THE mum of a nine-year-old girl murdered in the Southport attack, has described how she arrived to the scene to find “panic and terror in the air”.

Alice da Silva Aguiar died along with Bebe King, six, and Elsie Dot Stancombe, seven, when Axel Rudakubana carried out the stabbing at the Taylor Swift-themed dance class on July 29 last year.
Giving impact evidence to the Southport Inquiry at Liverpool Town Hall on Monday, Alice’s mum Alexandra Aguiar said she arrived a little early to collect her daughter from the dance class.
She said she could see injured girls all over the car park and ran into the building where there was “devastation everywhere”.
Mrs Aguiar, 34, said: “I have never experienced fear like it, not knowing where my little girl was, I ran all around looking into little injured girls faces searching for my baby girl.”
She said – sat alongside Alice’s dad Sergio Aguiar, 38, after what “seemed like hours” she found her daughter lying on the floor, with people tending to her wounds.
She continued: “It’s hard to explain the relief that I’d eventually found her but the hurt and devastation knowing she’d been injured by him.
“My happy, loving, innocent little girl hurt by a monster.”
Mrs Aguiar said Alice was taken to Southport hospital but died after 13 hours.
She said: “Thirteen long hours of anguish and distress for her daddy and I. We just hope that she couldn’t feel any pain and that she wasn’t scared. This haunts us both.”
She said since the attack she had flashbacks, nightmares and huge feelings of guilt.
She said: “We can only describe that day as horror, the worst day of our lives, but its not over for us, it will never be over for us, as our little girl with the long black hair and big brown eyes should be here with us now living her life to the full. But she’s not. We live with the trauma of this every day.”
She said the thought of being strong and positive for Alice got the family through each day.
She said: “I would just be grateful if you could keep the thought and image of Alice in your minds throughout this process.
“She was the most lovable, caring, beautiful, funny little girl you could have ever wished to meet. We as her parents are now broken from our loss and we will suffer with trauma from this for the rest of our lives.”
Mrs Aguiar went on to say: “She was everything to us, she was our world, our everything. Since having Alice everything we did revolved around her. We were the perfect happy, little family.
“When Alice was born all, you could see was her head full of jet-black hair and vert large beautiful brown eyes. It was impossible not to notice her. She was absolutely beautiful.
“She was most precious thing that we had ever seen. We were both immediately so in love with her. She just completed our lives. She made us whole.
“My husband Sergio is originally from Madeira, and I am from Venezuela we came to the UK to give ourselves and our future children a better life.
“We made a promise to each other that we would give our beautiful daughter, everything that we did not have ourselves when growing up. This was our promise that we made.”

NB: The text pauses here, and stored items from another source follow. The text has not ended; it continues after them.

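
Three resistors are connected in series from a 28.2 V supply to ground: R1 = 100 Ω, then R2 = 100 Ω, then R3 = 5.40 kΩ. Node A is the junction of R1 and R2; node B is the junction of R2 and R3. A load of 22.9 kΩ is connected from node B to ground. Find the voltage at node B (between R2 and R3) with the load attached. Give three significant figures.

V ≈ 27.0 V

At node B, R3 is in parallel with the load: R3‖R_L = 4370 Ω.
Below node A the resistance is R2 + (R3‖R_L) = 4470 Ω, so V_A = 28.2 × 4470/4570 = 27.58 V.
Then V_B = V_A × (R3‖R_L)/(R2 + R3‖R_L) = 27.58 × 4370/4470 = 27.0 V.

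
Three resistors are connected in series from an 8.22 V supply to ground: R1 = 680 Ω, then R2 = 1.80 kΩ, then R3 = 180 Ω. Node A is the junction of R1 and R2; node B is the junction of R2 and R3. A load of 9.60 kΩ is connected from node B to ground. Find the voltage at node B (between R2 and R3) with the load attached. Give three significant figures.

V ≈ 0.547 V

At node B, R3 is in parallel with the load: R3‖R_L = 176.7 Ω.
Below node A the resistance is R2 + (R3‖R_L) = 1977 Ω, so V_A = 8.22 × 1977/2657 = 6.116 V.
Then V_B = V_A × (R3‖R_L)/(R2 + R3‖R_L) = 6.116 × 176.7/1977 = 0.547 V.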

Also during the hearing, the mum of fellow victim Elsie said: “I need to understand how this happened.”
Jenni Stancombe, 37, said: “Elsie only went to dance, make bracelets, and I never got to bring her home.

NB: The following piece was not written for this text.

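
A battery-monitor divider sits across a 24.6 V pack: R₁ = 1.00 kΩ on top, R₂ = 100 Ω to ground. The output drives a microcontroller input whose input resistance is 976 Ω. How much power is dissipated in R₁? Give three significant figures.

Total resistance from the source is R₁ + (R₂‖R_L) = 1091 Ω, so I = 24.6/1091 Ω = 22.55 mA.
P = I²·R₁ = (22.55 mA)² × 1.00 kΩ = 509 mW.

P ≈ 509 mW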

“I walk past an empty bed every night, I stare into her room praying this nightmare will end, but it never does, we live it every day.

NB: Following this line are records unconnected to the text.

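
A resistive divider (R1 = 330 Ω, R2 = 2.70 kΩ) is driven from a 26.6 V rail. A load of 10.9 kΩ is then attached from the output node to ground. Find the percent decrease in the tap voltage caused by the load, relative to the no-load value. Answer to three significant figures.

The divider's output (Thévenin) resistance is R1‖R2 = 294.1 Ω.
Fractional drop under load = R_th/(R_th + R_L) = 294.1 / (294.1 + 10900) = 0.02627.
So the output falls by 2.63 %.

2.63 %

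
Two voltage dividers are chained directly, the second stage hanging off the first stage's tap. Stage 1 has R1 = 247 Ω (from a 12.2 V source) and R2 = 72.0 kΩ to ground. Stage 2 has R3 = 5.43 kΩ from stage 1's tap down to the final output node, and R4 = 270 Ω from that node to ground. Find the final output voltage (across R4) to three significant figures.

Stage 2 presents R3+R4 = 5700 Ω as a load on stage 1's tap.
Stage 1's lower leg becomes R2‖(R3+R4) = 5282 Ω, so V_mid = 12.2 × 5282/5529 = 11.65 V.
Stage 2 is itself unloaded: V_out = V_mid × R4/(R3+R4) = 11.65 × 270/5700 = 0.552 V.

V_out ≈ 0.552 V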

“We are good parents, just like so many others across the country on that day, wanting to do something nice for our little girl at the start of the holidays.
“But instead, we didn’t get to bring her home. We lost everything that day. And I need to understand how this happened.”
She called for a focus on preventing individuals with an intent to cause harm from ever reaching the point of carrying out such acts.
She added: “We will fight for justice, for change, to keep our children safe, changes need to be made to prevent this from ever happening again.
“This should never have happened in a safe and just society, this cannot happen, no other parent should feel this pain.”
Ms Stancombe, who sat alongside her husband David, 37, as she gave the evidence, told the inquiry their world “shattered” when she received a phone call telling them someone had stabbed the girls in the dance class.
She said they ran to the car and drove to the studio, on Hart Street.
“I was screaming Elsie’s name,” she said.
“David and I both reached the front door to the Hart Space, where two police officers lifted David from his feet and carried him back as he fought to get inside.”
She described the “devastation” and said she went round injured girls looking for her daughter.
She was initially told Elsie had been taken to hospital and was repeatedly asked what she had been wearing, she said.
She told the inquiry: “A police officer walked past me and told David someone that matched Elsie’s description was still inside the building and hadn’t made it.
“David knelt down in front of me and just looked at me. I didn’t believe them. I didn’t want to believe them. I insisted they had it wrong and they needed to find out where she was.
“I now know Elsie never left the building. All the time I was there, I thought she was receiving help, Elsie could not be helped.
“The life we had worked so hard to build for our girls destroyed in that moment.”
The inquiry is also due to hear evidence from the parents of Bebe and Alice on Monday.